Nel 1961, in occasione di Italia ’61, la grande esposizione che festeggia i cento anni dell’unità d’Italia e che ridisegna un’intera zona di Torino, la Rai incarica Roberto Rossellini di realizzare un documentario sul ruolo di Torino nella vita politica e sociale italiana.
Non è il primo lavoro che il regista di Roma città aperta realizza per la televisione ma è un passaggio fondamentale nella sua filmografia. Rossellini, che è reduce dal grande successo de Il generale Della Rovere, è sempre meno interessato al cinema e sempre più convinto che la televisione sia il mezzo creativo del futuro. A metà degli anni Sessanta, infatti, abbandona definitivamente il grande schermo per occuparsi quasi esclusivamente di televisione, realizzando programmi divulgativi che rispondono alla sua teoria sulle possibilità didattiche del nuovo mezzo.

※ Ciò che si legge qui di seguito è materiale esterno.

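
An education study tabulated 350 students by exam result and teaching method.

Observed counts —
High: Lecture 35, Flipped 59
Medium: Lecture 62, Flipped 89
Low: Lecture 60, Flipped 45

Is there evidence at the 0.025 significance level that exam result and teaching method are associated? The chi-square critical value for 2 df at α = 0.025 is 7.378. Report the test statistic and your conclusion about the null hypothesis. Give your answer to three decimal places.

Row totals: 94, 151, 105. Column totals: 157, 193. Grand total N = 350.
Expected counts (row total × column total / N):
  High, Lecture: 94×157/350 = 42.1657
  High, Flipped: 94×193/350 = 51.8343
  Medium, Lecture: 151×157/350 = 67.7343
  Medium, Flipped: 151×193/350 = 83.2657
  Low, Lecture: 105×157/350 = 47.1000
  Low, Flipped: 105×193/350 = 57.9000
Contributions (O − E)²/E:
  (35 − 42.1657)²/42.1657 = 1.2177
  (59 − 51.8343)²/51.8343 = 0.9906
  (62 − 67.7343)²/67.7343 = 0.4855
  (89 − 83.2657)²/83.2657 = 0.3949
  (60 − 47.1000)²/47.1000 = 3.5331
  (45 − 57.9000)²/57.9000 = 2.8741
χ² = 1.2177 + 0.9906 + 0.4855 + 0.3949 + 3.5331 + 2.8741 = 9.496
df = (3−1)(2−1) = 2. Since 9.496 > 7.378, reject the null hypothesis of independence at α = 0.025.

9.496; reject H₀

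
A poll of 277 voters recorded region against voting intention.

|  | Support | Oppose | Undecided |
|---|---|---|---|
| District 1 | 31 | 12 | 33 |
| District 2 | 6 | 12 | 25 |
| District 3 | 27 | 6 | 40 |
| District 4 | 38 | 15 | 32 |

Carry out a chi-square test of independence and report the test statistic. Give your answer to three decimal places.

Row totals: 76, 43, 73, 85. Column totals: 102, 45, 130. Grand total N = 277.
Expected counts (row total × column total / N):
  District 1, Support: 76×102/277 = 27.98556
  District 1, Oppose: 76×45/277 = 12.34657
  District 1, Undecided: 76×130/277 = 35.66787
  District 2, Support: 43×102/277 = 15.83394
  District 2, Oppose: 43×45/277 = 6.98556
  District 2, Undecided: 43×130/277 = 20.18051
  District 3, Support: 73×102/277 = 26.88087
  District 3, Oppose: 73×45/277 = 11.85921
  District 3, Undecided: 73×130/277 = 34.25993
  District 4, Support: 85×102/277 = 31.29964
  District 4, Oppose: 85×45/277 = 13.80866
  District 4, Undecided: 85×130/277 = 39.89170
Contributions (O − E)²/E:
  (31 − 27.98556)²/27.98556 = 0.3247
  (12 − 12.34657)²/12.34657 = 0.0097
  (33 − 35.66787)²/35.66787 = 0.1996
  (6 − 15.83394)²/15.83394 = 6.1075
  (12 − 6.98556)²/6.98556 = 3.5995
  (25 − 20.18051)²/20.18051 = 1.1510
  (27 − 26.88087)²/26.88087 = 0.0005
  (6 − 11.85921)²/11.85921 = 2.8948
  (40 − 34.25993)²/34.25993 = 0.9617
  (38 − 31.29964)²/31.29964 = 1.4344
  (15 − 13.80866)²/13.80866 = 0.1028
  (32 − 39.89170)²/39.89170 = 1.5612
χ² = 0.3247 + 0.0097 + 0.1996 + 6.1075 + 3.5995 + 1.1510 + 0.0005 + 2.8948 + 0.9617 + 1.4344 + 0.1028 + 1.5612 = 18.347

18.347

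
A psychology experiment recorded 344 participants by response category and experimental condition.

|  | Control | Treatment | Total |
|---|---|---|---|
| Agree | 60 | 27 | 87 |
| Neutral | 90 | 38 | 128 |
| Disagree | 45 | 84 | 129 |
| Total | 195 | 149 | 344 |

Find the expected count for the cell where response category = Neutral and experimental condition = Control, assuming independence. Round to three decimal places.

72.558

Row total (Neutral) = 128; column total (Control) = 195; grand total N = 344.
Expected count = (row total × column total) / N = 128 × 195 / 344 = 72.558.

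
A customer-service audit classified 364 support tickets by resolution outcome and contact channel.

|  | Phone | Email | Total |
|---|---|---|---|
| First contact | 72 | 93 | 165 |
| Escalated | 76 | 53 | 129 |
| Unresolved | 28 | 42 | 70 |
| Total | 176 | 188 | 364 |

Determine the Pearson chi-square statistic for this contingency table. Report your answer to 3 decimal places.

9.188

Grand total N = 364.
Expected counts (row total × column total / N):
  First contact, Phone: 165×176/364 = 79.7802
  First contact, Email: 165×188/364 = 85.2198
  Escalated, Phone: 129×176/364 = 62.3736
  Escalated, Email: 129×188/364 = 66.6264
  Unresolved, Phone: 70×176/364 = 33.8462
  Unresolved, Email: 70×188/364 = 36.1538
Contributions (O − E)²/E:
  (72 − 79.7802)²/79.7802 = 0.7587
  (93 − 85.2198)²/85.2198 = 0.7103
  (76 − 62.3736)²/62.3736 = 2.9769
  (53 − 66.6264)²/66.6264 = 2.7869
  (28 − 33.8462)²/33.8462 = 1.0098
  (42 − 36.1538)²/36.1538 = 0.9454
χ² = 0.7587 + 0.7103 + 2.9769 + 2.7869 + 1.0098 + 0.9454 = 9.188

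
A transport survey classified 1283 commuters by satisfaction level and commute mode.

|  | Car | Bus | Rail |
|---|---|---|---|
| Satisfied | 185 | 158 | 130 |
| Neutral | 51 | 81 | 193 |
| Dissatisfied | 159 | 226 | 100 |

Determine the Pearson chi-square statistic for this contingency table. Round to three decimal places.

Row totals: 473, 325, 485. Column totals: 395, 465, 423. Grand total N = 1283.
Expected counts (row total × column total / N):
  Satisfied, Car: 473×395/1283 = 145.6235
  Satisfied, Bus: 473×465/1283 = 171.4302
  Satisfied, Rail: 473×423/1283 = 155.9462
  Neutral, Car: 325×395/1283 = 100.0585
  Neutral, Bus: 325×465/1283 = 117.7903
  Neutral, Rail: 325×423/1283 = 107.1512
  Dissatisfied, Car: 485×395/1283 = 149.3180
  Dissatisfied, Bus: 485×465/1283 = 175.7794
  Dissatisfied, Rail: 485×423/1283 = 159.9026
Contributions (O − E)²/E:
  (185 − 145.6235)²/145.6235 = 10.6474
  (158 − 171.4302)²/171.4302 = 1.0521
  (130 − 155.9462)²/155.9462 = 4.3169
  (51 − 100.0585)²/100.0585 = 24.0533
  (81 − 117.7903)²/117.7903 = 11.4910
  (193 − 107.1512)²/107.1512 = 68.7815
  (159 − 149.3180)²/149.3180 = 0.6278
  (226 − 175.7794)²/175.7794 = 14.3481
  (100 − 159.9026)²/159.9026 = 22.4407
χ² = 10.6474 + 1.0521 + 4.3169 + 24.0533 + 11.4910 + 68.7815 + 0.6278 + 14.3481 + 22.4407 = 157.759

157.759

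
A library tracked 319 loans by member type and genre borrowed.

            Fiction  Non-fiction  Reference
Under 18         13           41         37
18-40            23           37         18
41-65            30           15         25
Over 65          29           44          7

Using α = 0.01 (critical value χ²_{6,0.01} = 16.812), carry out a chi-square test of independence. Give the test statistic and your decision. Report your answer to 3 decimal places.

41.572; reject H₀

Row totals: 91, 78, 70, 80. Column totals: 95, 137, 87. Grand total N = 319.
Expected counts (row total × column total / N):
  Under 18, Fiction: 91×95/319 = 27.1003
  Under 18, Non-fiction: 91×137/319 = 39.0815
  Under 18, Reference: 91×87/319 = 24.8182
  18-40, Fiction: 78×95/319 = 23.2288
  18-40, Non-fiction: 78×137/319 = 33.4984
  18-40, Reference: 78×87/319 = 21.2727
  41-65, Fiction: 70×95/319 = 20.8464
  41-65, Non-fiction: 70×137/319 = 30.0627
  41-65, Reference: 70×87/319 = 19.0909
  Over 65, Fiction: 80×95/319 = 23.8245
  Over 65, Non-fiction: 80×137/319 = 34.3574
  Over 65, Reference: 80×87/319 = 21.8182
Contributions (O − E)²/E:
  (13 − 27.1003)²/27.1003 = 7.3364
  (41 − 39.0815)²/39.0815 = 0.0942
  (37 − 24.8182)²/24.8182 = 5.9793
  (23 − 23.2288)²/23.2288 = 0.0023
  (37 − 33.4984)²/33.4984 = 0.3660
  (18 − 21.2727)²/21.2727 = 0.5035
  (30 − 20.8464)²/20.8464 = 4.0193
  (15 − 30.0627)²/30.0627 = 7.5471
  (25 − 19.0909)²/19.0909 = 1.8290
  (29 − 23.8245)²/23.8245 = 1.1243
  (44 − 34.3574)²/34.3574 = 2.7063
  (7 − 21.8182)²/21.8182 = 10.0640
χ² = 7.3364 + 0.0942 + 5.9793 + 0.0023 + 0.3660 + 0.5035 + 4.0193 + 7.5471 + 1.8290 + 1.1243 + 2.7063 + 10.0640 = 41.572
df = (4−1)(3−1) = 6. Since 41.572 > 16.812, reject the null hypothesis of independence at α = 0.01.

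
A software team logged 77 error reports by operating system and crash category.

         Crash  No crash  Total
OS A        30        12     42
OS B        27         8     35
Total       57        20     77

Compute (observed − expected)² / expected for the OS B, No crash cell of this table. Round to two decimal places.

0.13

Row total (OS B) = 35; column total (No crash) = 20; N = 77.
Expected count E = 35 × 20 / 77 = 9.091.
Contribution = (O − E)²/E = (8 − 9.091)² / 9.091 = 0.13.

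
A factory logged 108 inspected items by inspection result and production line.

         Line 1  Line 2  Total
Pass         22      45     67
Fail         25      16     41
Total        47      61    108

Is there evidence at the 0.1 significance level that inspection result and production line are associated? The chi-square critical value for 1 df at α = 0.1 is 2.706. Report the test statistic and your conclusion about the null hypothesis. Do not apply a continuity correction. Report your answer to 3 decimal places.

Grand total N = 108.
Expected counts (row total × column total / N):
  Pass, Line 1: 67×47/108 = 29.1574
  Pass, Line 2: 67×61/108 = 37.8426
  Fail, Line 1: 41×47/108 = 17.8426
  Fail, Line 2: 41×61/108 = 23.1574
Contributions (O − E)²/E:
  (22 − 29.1574)²/29.1574 = 1.7570
  (45 − 37.8426)²/37.8426 = 1.3537
  (25 − 17.8426)²/17.8426 = 2.8711
  (16 − 23.1574)²/23.1574 = 2.2122
χ² = 1.7570 + 1.3537 + 2.8711 + 2.2122 = 8.194
df = (2−1)(2−1) = 1. Since 8.194 > 2.706, reject the null hypothesis of independence at α = 0.1.

8.194; reject H₀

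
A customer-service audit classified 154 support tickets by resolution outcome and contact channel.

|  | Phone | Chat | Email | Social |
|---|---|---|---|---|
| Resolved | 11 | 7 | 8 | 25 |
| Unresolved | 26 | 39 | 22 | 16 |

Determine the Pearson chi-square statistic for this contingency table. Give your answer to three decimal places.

Row totals: 51, 103. Column totals: 37, 46, 30, 41. Grand total N = 154.
Expected counts (row total × column total / N):
  Resolved, Phone: 51×37/154 = 12.2532
  Resolved, Chat: 51×46/154 = 15.2338
  Resolved, Email: 51×30/154 = 9.9351
  Resolved, Social: 51×41/154 = 13.5779
  Unresolved, Phone: 103×37/154 = 24.7468
  Unresolved, Chat: 103×46/154 = 30.7662
  Unresolved, Email: 103×30/154 = 20.0649
  Unresolved, Social: 103×41/154 = 27.4221
Contributions (O − E)²/E:
  (11 − 12.2532)²/12.2532 = 0.1282
  (7 − 15.2338)²/15.2338 = 4.4503
  (8 − 9.9351)²/9.9351 = 0.3769
  (25 − 13.5779)²/13.5779 = 9.6086
  (26 − 24.7468)²/24.7468 = 0.0635
  (39 − 30.7662)²/30.7662 = 2.2036
  (22 − 20.0649)²/20.0649 = 0.1866
  (16 − 27.4221)²/27.4221 = 4.7576
χ² = 0.1282 + 4.4503 + 0.3769 + 9.6086 + 0.0635 + 2.2036 + 0.1866 + 4.7576 = 21.775

21.775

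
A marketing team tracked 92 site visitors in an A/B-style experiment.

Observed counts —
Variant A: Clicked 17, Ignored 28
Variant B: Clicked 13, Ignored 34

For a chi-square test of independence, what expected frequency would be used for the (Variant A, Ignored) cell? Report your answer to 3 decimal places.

Row total (Variant A) = 45; column total (Ignored) = 62; grand total N = 92.
Expected count = (row total × column total) / N = 45 × 62 / 92 = 30.326.

30.326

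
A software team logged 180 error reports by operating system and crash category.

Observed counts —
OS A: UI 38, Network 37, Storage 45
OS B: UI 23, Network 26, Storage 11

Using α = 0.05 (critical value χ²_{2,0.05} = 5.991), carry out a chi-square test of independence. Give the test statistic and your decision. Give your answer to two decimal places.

7.03; reject H₀

Row totals: 120, 60. Column totals: 61, 63, 56. Grand total N = 180.
Expected counts (row total × column total / N):
  OS A, UI: 120×61/180 = 40.667
  OS A, Network: 120×63/180 = 42.000
  OS A, Storage: 120×56/180 = 37.333
  OS B, UI: 60×61/180 = 20.333
  OS B, Network: 60×63/180 = 21.000
  OS B, Storage: 60×56/180 = 18.667
Contributions (O − E)²/E:
  (38 − 40.667)²/40.667 = 0.1749
  (37 − 42.000)²/42.000 = 0.5952
  (45 − 37.333)²/37.333 = 1.5746
  (23 − 20.333)²/20.333 = 0.3498
  (26 − 21.000)²/21.000 = 1.1905
  (11 − 18.667)²/18.667 = 3.1490
χ² = 0.1749 + 0.5952 + 1.5746 + 0.3498 + 1.1905 + 3.1490 = 7.03
df = (2−1)(3−1) = 2. Since 7.03 > 5.991, reject the null hypothesis of independence at α = 0.05.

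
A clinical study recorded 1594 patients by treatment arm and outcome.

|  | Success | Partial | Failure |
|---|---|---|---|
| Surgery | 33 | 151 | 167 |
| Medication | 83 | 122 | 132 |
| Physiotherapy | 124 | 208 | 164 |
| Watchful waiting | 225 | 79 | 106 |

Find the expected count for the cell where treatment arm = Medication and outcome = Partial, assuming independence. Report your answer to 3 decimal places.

118.394

Row total (Medication) = 337; column total (Partial) = 560; grand total N = 1594.
Expected count = (row total × column total) / N = 337 × 560 / 1594 = 118.394.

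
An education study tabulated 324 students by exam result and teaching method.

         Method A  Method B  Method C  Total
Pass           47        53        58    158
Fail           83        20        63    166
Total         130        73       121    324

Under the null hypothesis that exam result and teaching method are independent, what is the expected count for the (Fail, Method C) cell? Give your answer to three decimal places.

61.994

Row total (Fail) = 166; column total (Method C) = 121; grand total N = 324.
Expected count = (row total × column total) / N = 166 × 121 / 324 = 61.994.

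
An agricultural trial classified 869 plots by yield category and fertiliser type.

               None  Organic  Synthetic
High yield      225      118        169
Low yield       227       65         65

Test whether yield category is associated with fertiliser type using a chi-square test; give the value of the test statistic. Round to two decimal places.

Row totals: 512, 357. Column totals: 452, 183, 234. Grand total N = 869.
Expected counts (row total × column total / N):
  High yield, None: 512×452/869 = 266.311
  High yield, Organic: 512×183/869 = 107.820
  High yield, Synthetic: 512×234/869 = 137.869
  Low yield, None: 357×452/869 = 185.689
  Low yield, Organic: 357×183/869 = 75.180
  Low yield, Synthetic: 357×234/869 = 96.131
Contributions (O − E)²/E:
  (225 − 266.311)²/266.311 = 6.4083
  (118 − 107.820)²/107.820 = 0.9612
  (169 − 137.869)²/137.869 = 7.0294
  (227 − 185.689)²/185.689 = 9.1906
  (65 − 75.180)²/75.180 = 1.3785
  (65 − 96.131)²/96.131 = 10.0814
χ² = 6.4083 + 0.9612 + 7.0294 + 9.1906 + 1.3785 + 10.0814 = 35.05

35.05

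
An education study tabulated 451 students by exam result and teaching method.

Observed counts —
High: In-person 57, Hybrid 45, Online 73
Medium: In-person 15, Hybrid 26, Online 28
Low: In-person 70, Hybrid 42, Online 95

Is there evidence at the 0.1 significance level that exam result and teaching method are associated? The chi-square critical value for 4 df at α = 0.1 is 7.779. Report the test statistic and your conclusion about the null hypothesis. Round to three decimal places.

9.338; reject H₀

Row totals: 175, 69, 207. Column totals: 142, 113, 196. Grand total N = 451.
Expected counts (row total × column total / N):
  High, In-person: 175×142/451 = 55.0998
  High, Hybrid: 175×113/451 = 43.8470
  High, Online: 175×196/451 = 76.0532
  Medium, In-person: 69×142/451 = 21.7251
  Medium, Hybrid: 69×113/451 = 17.2882
  Medium, Online: 69×196/451 = 29.9867
  Low, In-person: 207×142/451 = 65.1752
  Low, Hybrid: 207×113/451 = 51.8647
  Low, Online: 207×196/451 = 89.9601
Contributions (O − E)²/E:
  (57 − 55.0998)²/55.0998 = 0.0655
  (45 − 43.8470)²/43.8470 = 0.0303
  (73 − 76.0532)²/76.0532 = 0.1226
  (15 − 21.7251)²/21.7251 = 2.0818
  (26 − 17.2882)²/17.2882 = 4.3900
  (28 − 29.9867)²/29.9867 = 0.1316
  (70 − 65.1752)²/65.1752 = 0.3572
  (42 − 51.8647)²/51.8647 = 1.8763
  (95 − 89.9601)²/89.9601 = 0.2824
χ² = 0.0655 + 0.0303 + 0.1226 + 2.0818 + 4.3900 + 0.1316 + 0.3572 + 1.8763 + 0.2824 = 9.338
df = (3−1)(3−1) = 4. Since 9.338 > 7.779, reject the null hypothesis of independence at α = 0.1.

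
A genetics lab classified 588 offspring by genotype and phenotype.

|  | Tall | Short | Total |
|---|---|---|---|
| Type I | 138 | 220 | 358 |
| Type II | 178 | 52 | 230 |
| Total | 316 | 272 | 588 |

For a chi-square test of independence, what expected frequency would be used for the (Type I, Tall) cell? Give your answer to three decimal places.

Row total (Type I) = 358; column total (Tall) = 316; grand total N = 588.
Expected count = (row total × column total) / N = 358 × 316 / 588 = 192.395.

192.395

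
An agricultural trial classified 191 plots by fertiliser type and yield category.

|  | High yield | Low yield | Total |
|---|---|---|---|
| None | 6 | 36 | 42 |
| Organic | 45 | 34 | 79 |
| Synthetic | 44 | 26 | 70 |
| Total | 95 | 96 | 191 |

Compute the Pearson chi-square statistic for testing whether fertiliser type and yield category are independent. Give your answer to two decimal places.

27.58

Grand total N = 191.
Expected counts (row total × column total / N):
  None, High yield: 42×95/191 = 20.890
  None, Low yield: 42×96/191 = 21.110
  Organic, High yield: 79×95/191 = 39.293
  Organic, Low yield: 79×96/191 = 39.707
  Synthetic, High yield: 70×95/191 = 34.817
  Synthetic, Low yield: 70×96/191 = 35.183
Contributions (O − E)²/E:
  (6 − 20.890)²/20.890 = 10.6133
  (36 − 21.110)²/21.110 = 10.5027
  (45 − 39.293)²/39.293 = 0.8289
  (34 − 39.707)²/39.707 = 0.8203
  (44 − 34.817)²/34.817 = 2.4220
  (26 − 35.183)²/35.183 = 2.3968
χ² = 10.6133 + 10.5027 + 0.8289 + 0.8203 + 2.4220 + 2.3968 = 27.58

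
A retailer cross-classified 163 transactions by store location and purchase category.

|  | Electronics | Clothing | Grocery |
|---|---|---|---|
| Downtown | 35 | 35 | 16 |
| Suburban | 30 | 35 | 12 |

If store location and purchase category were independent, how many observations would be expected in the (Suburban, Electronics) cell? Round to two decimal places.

30.71

Row total (Suburban) = 77; column total (Electronics) = 65; grand total N = 163.
Expected count = (row total × column total) / N = 77 × 65 / 163 = 30.71.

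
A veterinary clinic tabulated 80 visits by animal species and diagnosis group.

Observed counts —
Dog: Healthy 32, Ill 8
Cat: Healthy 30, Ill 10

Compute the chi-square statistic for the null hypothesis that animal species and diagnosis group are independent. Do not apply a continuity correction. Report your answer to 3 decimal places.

0.287

Row totals: 40, 40. Column totals: 62, 18. Grand total N = 80.
Expected counts (row total × column total / N):
  Dog, Healthy: 40×62/80 = 31.0000
  Dog, Ill: 40×18/80 = 9.0000
  Cat, Healthy: 40×62/80 = 31.0000
  Cat, Ill: 40×18/80 = 9.0000
Contributions (O − E)²/E:
  (32 − 31.0000)²/31.0000 = 0.0323
  (8 − 9.0000)²/9.0000 = 0.1111
  (30 − 31.0000)²/31.0000 = 0.0323
  (10 − 9.0000)²/9.0000 = 0.1111
χ² = 0.0323 + 0.1111 + 0.0323 + 0.1111 = 0.287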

Anche Torino nei cent’anni ha un impianto volutamente didattico. Rossellini incarica del commento parlato Vittorio Gorresio e si avvale della consulenza storica di Carlo Casalegno. Rossellini è cattolico, i due intellettuali, autorevoli giornalisti del quotidiano “La Stampa”, sono invece di cultura laica. L’abbinamento non è assolutamente casuale: Rossellini crede profondamente all’integrazione tra queste due culture come elemento fondante di una nuova Italia.
L’incontro tra Rossellini e i suoi collaboratori ha però un’ulteriore valenza. Tutto il documentario è pervaso da un forte ottimismo per quanto riguarda lo sviluppo dell’Italia, e questa era una corrente di pensiero molto diffusa in quel particolare momento storico. Il 1961 è infatti un anno chiave per la vita politica e sociale italiana: il Paese si sta trasformando rapidamente e da prevalentemente agricolo diventa una potenza industriale, mentre la migrazione interna dalla campagna alla città raggiunge punte inaspettate.
Se altri intellettuali (soprattutto Pasolini) guardano con sospetto alle modifiche avvenute nella società italiana, Rossellini vede invece il momento come una grande occasione positiva: tutto il film è pervaso dall’idea che la nuova ricchezza che l’Italia produce possa modificare in meglio la vita quotidiana e alzare il tasso culturale dell’Italia.